I would also like to confirm that what I have written is my own personal hypothesis regarding the mechanism of a KO punch. This is not medical advice and is certainly not broadly applicable to treatment of head/neck injuries in general. As discussed previously a person who is KO'd may suffer head/neck/brain injury from a fall or other head trauma regardless of the mechanism behind the KO.

Regards,

Dale Elsdon

Tau
Tau's picture

Dale Elsdon wrote:
To clarify, I was referring to clearing the c-spine of a trauma patient who is concious and stable, not as a first responder, when of course c-spine should always be assumed to be injured until cleared by medical staff but DRABC takes priority. You are, of course, correct regarding the ABC protocol being highest order of priority.   

I'm talking multi-contextually, but main in trauma victims who are conscious but may yet to be established as stable. 
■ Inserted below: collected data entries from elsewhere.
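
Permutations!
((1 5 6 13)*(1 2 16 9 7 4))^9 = ((1 5 6 13 2 16 9 7 4))^9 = (16)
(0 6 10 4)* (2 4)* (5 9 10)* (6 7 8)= (0 7 8 6 5 9 10 2 4)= [7, 1, 4, 3, 0, 9, 5, 8, 6, 10, 2]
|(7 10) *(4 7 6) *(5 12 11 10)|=|(4 7 5 12 11 10 6)|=7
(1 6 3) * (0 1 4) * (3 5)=[1, 6, 2, 4, 0, 3, 5]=(0 1 6 5 3 4)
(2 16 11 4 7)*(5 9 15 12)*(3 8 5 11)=(2 16 3 8 5 9 15 12 11 4 7)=[0, 1, 16, 8, 7, 9, 6, 2, 5, 15, 10, 4, 11, 13, 14, 12, 3]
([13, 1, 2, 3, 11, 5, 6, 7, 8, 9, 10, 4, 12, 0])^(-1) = [13, 1, 2, 3, 11, 5, 6, 7, 8, 9, 10, 4, 12, 0]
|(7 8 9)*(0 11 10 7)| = 6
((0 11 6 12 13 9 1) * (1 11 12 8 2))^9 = (13) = ((0 12 13 9 11 6 8 2 1))^9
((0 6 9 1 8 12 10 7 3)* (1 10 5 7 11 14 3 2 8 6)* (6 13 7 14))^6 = ((0 1 13 7 2 8 12 5 14 3)(6 9 10 11))^6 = (0 12 13 14 2)(1 5 7 3 8)(6 10)(9 11)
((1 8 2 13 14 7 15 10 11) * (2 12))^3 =((1 8 12 2 13 14 7 15 10 11))^3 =(1 2 7 11 12 14 10 8 13 15)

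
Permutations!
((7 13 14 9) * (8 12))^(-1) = (7 9 14 13)(8 12)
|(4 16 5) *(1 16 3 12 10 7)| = 8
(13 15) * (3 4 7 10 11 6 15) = (3 4 7 10 11 6 15 13) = [0, 1, 2, 4, 7, 5, 15, 10, 8, 9, 11, 6, 12, 3, 14, 13]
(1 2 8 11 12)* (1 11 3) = [0, 2, 8, 1, 4, 5, 6, 7, 3, 9, 10, 12, 11] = (1 2 8 3)(11 12)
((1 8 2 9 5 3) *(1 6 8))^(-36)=(9)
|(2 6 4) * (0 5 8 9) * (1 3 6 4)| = |(0 5 8 9)(1 3 6)(2 4)| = 12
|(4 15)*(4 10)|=3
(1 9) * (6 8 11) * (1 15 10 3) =(1 9 15 10 3)(6 8 11) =[0, 9, 2, 1, 4, 5, 8, 7, 11, 15, 3, 6, 12, 13, 14, 10]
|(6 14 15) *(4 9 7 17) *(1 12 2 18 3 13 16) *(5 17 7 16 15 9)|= |(1 12 2 18 3 13 15 6 14 9 16)(4 5 17)|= 33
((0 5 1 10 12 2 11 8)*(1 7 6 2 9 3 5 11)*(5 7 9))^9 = (12)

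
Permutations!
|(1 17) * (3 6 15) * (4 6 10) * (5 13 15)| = |(1 17)(3 10 4 6 5 13 15)| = 14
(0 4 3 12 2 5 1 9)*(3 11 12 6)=[4, 9, 5, 6, 11, 1, 3, 7, 8, 0, 10, 12, 2]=(0 4 11 12 2 5 1 9)(3 6)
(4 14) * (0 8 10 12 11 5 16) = (0 8 10 12 11 5 16)(4 14) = [8, 1, 2, 3, 14, 16, 6, 7, 10, 9, 12, 5, 11, 13, 4, 15, 0]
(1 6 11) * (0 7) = (0 7)(1 6 11) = [7, 6, 2, 3, 4, 5, 11, 0, 8, 9, 10, 1]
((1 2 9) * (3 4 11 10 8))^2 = ((1 2 9)(3 4 11 10 8))^2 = (1 9 2)(3 11 8 4 10)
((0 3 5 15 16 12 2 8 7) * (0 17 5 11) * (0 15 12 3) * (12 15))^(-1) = (2 12 11 3 16 15 5 17 7 8) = ((2 8 7 17 5 15 16 3 11 12))^(-1)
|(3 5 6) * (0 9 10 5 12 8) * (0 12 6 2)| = 10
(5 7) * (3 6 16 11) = (3 6 16 11)(5 7) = [0, 1, 2, 6, 4, 7, 16, 5, 8, 9, 10, 3, 12, 13, 14, 15, 11]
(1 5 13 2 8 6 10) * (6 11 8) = (1 5 13 2 6 10)(8 11) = [0, 5, 6, 3, 4, 13, 10, 7, 11, 9, 1, 8, 12, 2]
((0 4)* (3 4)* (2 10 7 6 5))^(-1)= ((0 3 4)(2 10 7 6 5))^(-1)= (0 4 3)(2 5 6 7 10)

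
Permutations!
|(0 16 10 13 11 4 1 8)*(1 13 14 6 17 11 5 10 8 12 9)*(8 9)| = 24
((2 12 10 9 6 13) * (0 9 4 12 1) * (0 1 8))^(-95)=(0 9 6 13 2 8)(4 12 10)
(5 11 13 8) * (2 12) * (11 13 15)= (2 12)(5 13 8)(11 15)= [0, 1, 12, 3, 4, 13, 6, 7, 5, 9, 10, 15, 2, 8, 14, 11]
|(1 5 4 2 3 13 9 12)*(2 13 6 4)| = |(1 5 2 3 6 4 13 9 12)| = 9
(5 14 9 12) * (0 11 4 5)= (0 11 4 5 14 9 12)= [11, 1, 2, 3, 5, 14, 6, 7, 8, 12, 10, 4, 0, 13, 9]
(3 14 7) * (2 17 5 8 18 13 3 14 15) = (2 17 5 8 18 13 3 15)(7 14) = [0, 1, 17, 15, 4, 8, 6, 14, 18, 9, 10, 11, 12, 3, 7, 2, 16, 5, 13]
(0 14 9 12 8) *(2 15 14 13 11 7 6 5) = [13, 1, 15, 3, 4, 2, 5, 6, 0, 12, 10, 7, 8, 11, 9, 14] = (0 13 11 7 6 5 2 15 14 9 12 8)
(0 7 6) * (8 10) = (0 7 6)(8 10) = [7, 1, 2, 3, 4, 5, 0, 6, 10, 9, 8]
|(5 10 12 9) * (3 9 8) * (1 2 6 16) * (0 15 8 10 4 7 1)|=|(0 15 8 3 9 5 4 7 1 2 6 16)(10 12)|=12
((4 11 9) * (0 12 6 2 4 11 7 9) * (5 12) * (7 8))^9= (0 11 9 7 8 4 2 6 12 5)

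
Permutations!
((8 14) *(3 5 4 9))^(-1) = ((3 5 4 9)(8 14))^(-1) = (3 9 4 5)(8 14)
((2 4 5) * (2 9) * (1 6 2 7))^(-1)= ((1 6 2 4 5 9 7))^(-1)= (1 7 9 5 4 2 6)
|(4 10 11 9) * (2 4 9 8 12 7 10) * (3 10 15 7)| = 10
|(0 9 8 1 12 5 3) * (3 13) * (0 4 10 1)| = 21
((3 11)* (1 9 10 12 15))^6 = (1 9 10 12 15)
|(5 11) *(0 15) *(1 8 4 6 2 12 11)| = 8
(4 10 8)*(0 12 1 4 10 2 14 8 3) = [12, 4, 14, 0, 2, 5, 6, 7, 10, 9, 3, 11, 1, 13, 8] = (0 12 1 4 2 14 8 10 3)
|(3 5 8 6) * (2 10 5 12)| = 7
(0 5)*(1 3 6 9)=[5, 3, 2, 6, 4, 0, 9, 7, 8, 1]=(0 5)(1 3 6 9)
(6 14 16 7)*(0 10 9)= (0 10 9)(6 14 16 7)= [10, 1, 2, 3, 4, 5, 14, 6, 8, 0, 9, 11, 12, 13, 16, 15, 7]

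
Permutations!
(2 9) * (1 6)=(1 6)(2 9)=[0, 6, 9, 3, 4, 5, 1, 7, 8, 2]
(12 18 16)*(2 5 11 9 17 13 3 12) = (2 5 11 9 17 13 3 12 18 16) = [0, 1, 5, 12, 4, 11, 6, 7, 8, 17, 10, 9, 18, 3, 14, 15, 2, 13, 16]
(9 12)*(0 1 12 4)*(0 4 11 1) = (1 12 9 11) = [0, 12, 2, 3, 4, 5, 6, 7, 8, 11, 10, 1, 9]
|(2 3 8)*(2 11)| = |(2 3 8 11)| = 4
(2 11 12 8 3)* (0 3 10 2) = (0 3)(2 11 12 8 10) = [3, 1, 11, 0, 4, 5, 6, 7, 10, 9, 2, 12, 8]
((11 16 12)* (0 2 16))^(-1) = ((0 2 16 12 11))^(-1) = (0 11 12 16 2)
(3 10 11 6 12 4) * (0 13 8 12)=(0 13 8 12 4 3 10 11 6)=[13, 1, 2, 10, 3, 5, 0, 7, 12, 9, 11, 6, 4, 8]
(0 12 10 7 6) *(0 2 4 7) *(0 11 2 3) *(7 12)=(0 7 6 3)(2 4 12 10 11)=[7, 1, 4, 0, 12, 5, 3, 6, 8, 9, 11, 2, 10]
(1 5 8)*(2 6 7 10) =(1 5 8)(2 6 7 10) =[0, 5, 6, 3, 4, 8, 7, 10, 1, 9, 2]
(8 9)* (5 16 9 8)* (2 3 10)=(2 3 10)(5 16 9)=[0, 1, 3, 10, 4, 16, 6, 7, 8, 5, 2, 11, 12, 13, 14, 15, 9]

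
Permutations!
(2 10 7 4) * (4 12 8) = (2 10 7 12 8 4) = [0, 1, 10, 3, 2, 5, 6, 12, 4, 9, 7, 11, 8]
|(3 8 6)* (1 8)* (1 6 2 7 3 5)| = 7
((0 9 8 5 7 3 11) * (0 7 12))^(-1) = (0 12 5 8 9)(3 7 11) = ((0 9 8 5 12)(3 11 7))^(-1)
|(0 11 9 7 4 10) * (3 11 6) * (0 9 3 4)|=|(0 6 4 10 9 7)(3 11)|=6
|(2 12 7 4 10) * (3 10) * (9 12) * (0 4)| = 8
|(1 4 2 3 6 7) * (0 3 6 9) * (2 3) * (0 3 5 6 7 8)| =8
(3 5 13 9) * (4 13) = [0, 1, 2, 5, 13, 4, 6, 7, 8, 3, 10, 11, 12, 9] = (3 5 4 13 9)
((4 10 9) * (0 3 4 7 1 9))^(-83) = ((0 3 4 10)(1 9 7))^(-83) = (0 3 4 10)(1 9 7)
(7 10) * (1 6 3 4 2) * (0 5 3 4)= [5, 6, 1, 0, 2, 3, 4, 10, 8, 9, 7]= (0 5 3)(1 6 4 2)(7 10)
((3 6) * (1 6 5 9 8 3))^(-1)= ((1 6)(3 5 9 8))^(-1)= (1 6)(3 8 9 5)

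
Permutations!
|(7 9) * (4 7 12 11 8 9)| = |(4 7)(8 9 12 11)| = 4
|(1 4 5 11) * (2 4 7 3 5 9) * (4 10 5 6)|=|(1 7 3 6 4 9 2 10 5 11)|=10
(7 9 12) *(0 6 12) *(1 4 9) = (0 6 12 7 1 4 9) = [6, 4, 2, 3, 9, 5, 12, 1, 8, 0, 10, 11, 7]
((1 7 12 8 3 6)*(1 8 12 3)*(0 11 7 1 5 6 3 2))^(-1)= ((12)(0 11 7 2)(5 6 8))^(-1)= (12)(0 2 7 11)(5 8 6)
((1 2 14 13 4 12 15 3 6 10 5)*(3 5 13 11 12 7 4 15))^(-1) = ((1 2 14 11 12 3 6 10 13 15 5)(4 7))^(-1) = (1 5 15 13 10 6 3 12 11 14 2)(4 7)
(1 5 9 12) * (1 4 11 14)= [0, 5, 2, 3, 11, 9, 6, 7, 8, 12, 10, 14, 4, 13, 1]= (1 5 9 12 4 11 14)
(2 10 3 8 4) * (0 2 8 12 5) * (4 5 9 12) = (0 2 10 3 4 8 5)(9 12) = [2, 1, 10, 4, 8, 0, 6, 7, 5, 12, 3, 11, 9]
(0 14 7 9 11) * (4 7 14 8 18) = (0 8 18 4 7 9 11) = [8, 1, 2, 3, 7, 5, 6, 9, 18, 11, 10, 0, 12, 13, 14, 15, 16, 17, 4]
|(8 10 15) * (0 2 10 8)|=|(0 2 10 15)|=4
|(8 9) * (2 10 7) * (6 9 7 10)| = |(10)(2 6 9 8 7)| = 5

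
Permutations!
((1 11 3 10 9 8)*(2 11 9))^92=(11)(1 8 9)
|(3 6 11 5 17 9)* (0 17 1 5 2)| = 14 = |(0 17 9 3 6 11 2)(1 5)|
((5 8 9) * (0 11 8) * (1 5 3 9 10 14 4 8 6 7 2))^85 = (0 11 6 7 2 1 5)(3 9)(4 8 10 14)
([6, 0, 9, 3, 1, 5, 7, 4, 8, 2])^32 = [7, 6, 2, 3, 0, 5, 4, 1, 8, 9]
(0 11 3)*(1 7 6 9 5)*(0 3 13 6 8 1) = (0 11 13 6 9 5)(1 7 8) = [11, 7, 2, 3, 4, 0, 9, 8, 1, 5, 10, 13, 12, 6]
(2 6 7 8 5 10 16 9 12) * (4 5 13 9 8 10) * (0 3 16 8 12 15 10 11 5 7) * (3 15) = [15, 1, 6, 16, 7, 4, 0, 11, 13, 3, 8, 5, 2, 9, 14, 10, 12] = (0 15 10 8 13 9 3 16 12 2 6)(4 7 11 5)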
In any given joint that I examine I examine the joints either side for reasons that I won't go into here. As I said, aside from simple knocks any head injury gets a neck exam too but this is because the head is connected to the neck and so an associated injury may be present.

The reason I raise this is because I din't do it for the reasons you describe but your discussion potentially makes it more valuable an examination. All fascinating stuff.